The potato-based varieties contain 60% less fat than the leading regular fried potato chip, according to the company, and include three flavors: original, spinach and garlic, and sweet potato. The rice-based varieties are gluten-free in four flavors: veggie blend, simply salt, poppy and sesame seed, and sea salt and pepper. The chickpea-based variety has a garlic and herb flavor.
|Danielle Brown, marketing director for Good Thins at Mondelez.
“We’re regularly taking a consumer pulse on ingredient and flavor preferences, and we’re excited to launch a brand that delivers on a broad range of these interests,” said Danielle Brown, marketing director for Good Thins at Mondelez International. “Best of all, it’s a snack that you can feel good about. The name Good Thins pays tribute to the delicious taste and wholesome ingredients, as well as the thin and crispy texture.”
The product line is rolling out nationwide at a suggested retail price of $3.69 per box.
The introduction of Good Thins represents a broader trend in the snack category, as well as an apparent "thin" theme in product development at Mondelez, which in recent months launched Wheat Thins Even Thinner crackers, which are 14% thinner than the original snack, and Oreo Thins, a skinnier, crispier version of the popular cookie.
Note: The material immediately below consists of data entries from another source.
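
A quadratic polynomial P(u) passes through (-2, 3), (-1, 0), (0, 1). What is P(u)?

Write P(u) = au^2 + bu + c. Substituting each data point gives a linear system:
  4a - 2b + c = 3
  a - b + c = 0
  c = 1
Solving the system yields a = 2, b = 3, c = 1.
So P(u) = 2u² + 3u + 1.
Check: P(-2) = 3. ✓

P(u) = 2u^2 + 3u + 1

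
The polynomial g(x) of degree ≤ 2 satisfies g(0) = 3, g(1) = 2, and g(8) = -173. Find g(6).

-93

Using the Lagrange interpolation formula with nodes 0, 1, 8:
  L_0(x) = (x - 1)(x - 8) / 8
  L_1(x) = x(x - 8) / -7
  L_2(x) = x(x - 1) / 56
Then g(x) = 3·L_0(x) + 2·L_1(x) - 173·L_2(x).
Expanding and collecting terms gives g(x) = -3x² + 2x + 3.
Evaluating at x = 6: g(6) = -93.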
Thinner cookies and crackers may be associated with fewer calories and greater portion control, according to James Russo, senior vice-president of global consumer insights at Nielsen, New York.
|James Russo, senior v.p. of global consumer insights at Nielsen
“Pretzel thins, cracker crisps and even cookie thins are all fairly new options for consumers," Mr. Russo told Food Business News in January. "This dynamic of healthy and indulgent has inspired brands to introduce healthier versions of their classic offerings with new products that address healthier ingredients, smaller serving sizes and thinner varieties.”